Crítica | Christine, o carro assassino

O fetichismo e o pequeno burguês

Filme fundamental de Carpenter explora ideias plantadas em sua obra ao limite em um grande filme de terror.

Quem é Christine? O carro vermelho-cereja chega na vida suburbana de um grupo de adolescentes e transforma sua história. Tocando apenas rock clássico na sua rádio Christine estimula os sonhos e fetiches da classe média norte-americana a partir da sua relação com um jovem arquétipo de Hollywood, o nerd. Os outros arquétipos na sua volta, the-girl-next-door, o atleta, o valentão se sentem desafiados também pela chegada do carro que “tecnicamente” é uma antiguidade, como nos conta Arnie, o nerd, quando compra ela de um velho estranho.

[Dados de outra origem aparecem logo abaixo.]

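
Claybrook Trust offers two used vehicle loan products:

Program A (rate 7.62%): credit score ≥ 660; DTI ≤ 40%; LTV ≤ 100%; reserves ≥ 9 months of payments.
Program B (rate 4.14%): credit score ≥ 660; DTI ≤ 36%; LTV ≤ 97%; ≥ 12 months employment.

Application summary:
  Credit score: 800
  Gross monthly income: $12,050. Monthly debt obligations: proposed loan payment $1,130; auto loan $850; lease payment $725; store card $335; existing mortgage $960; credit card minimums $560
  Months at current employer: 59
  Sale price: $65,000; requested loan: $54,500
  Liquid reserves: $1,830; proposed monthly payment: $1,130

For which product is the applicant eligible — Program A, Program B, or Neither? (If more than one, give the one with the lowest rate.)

Total debts = (1,130 + 850 + 725 + 335 + 960 + 560) = 4,560; DTI = 4,560/12,050 = 37.8%.
LTV = 54,500/65,000 = 83.8%.
Reserves = 1,830/1,130 = 1.6 months.
Program A: score 800 ≥ 660; DTI 37.8% ≤ 40%; LTV 83.8% ≤ 100%; reserves 1.6 < 9 mo → does not qualify.
Program B: score 800 ≥ 660; DTI 37.8% > 36%; LTV 83.8% ≤ 97%; employment 59 ≥ 12 mo → does not qualify.

Neither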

A chegada de Christine é alavanca de mudanças imediatas no status quo, Arnie começa a namorar a colega mais cobiçada de sua escola e seu amigo, o super-atleta loiro bonito e herói tem uma lesão no instante que vê o carro reformado pela primeira vez, deixando o herói inválido por todo segundo ato da trama. Claro, ao ver a mudança no estado das coisas o valentão que costumava maltratar Arnie toma providências e destrói o carro junto com seus amigos. Carpenter mostra esse momento com forte chuva tomando conta da cena, e a partir daí o chão está sempre molhado, assim vemos o reflexo de Christine na água enquanto ela executa sua vingança.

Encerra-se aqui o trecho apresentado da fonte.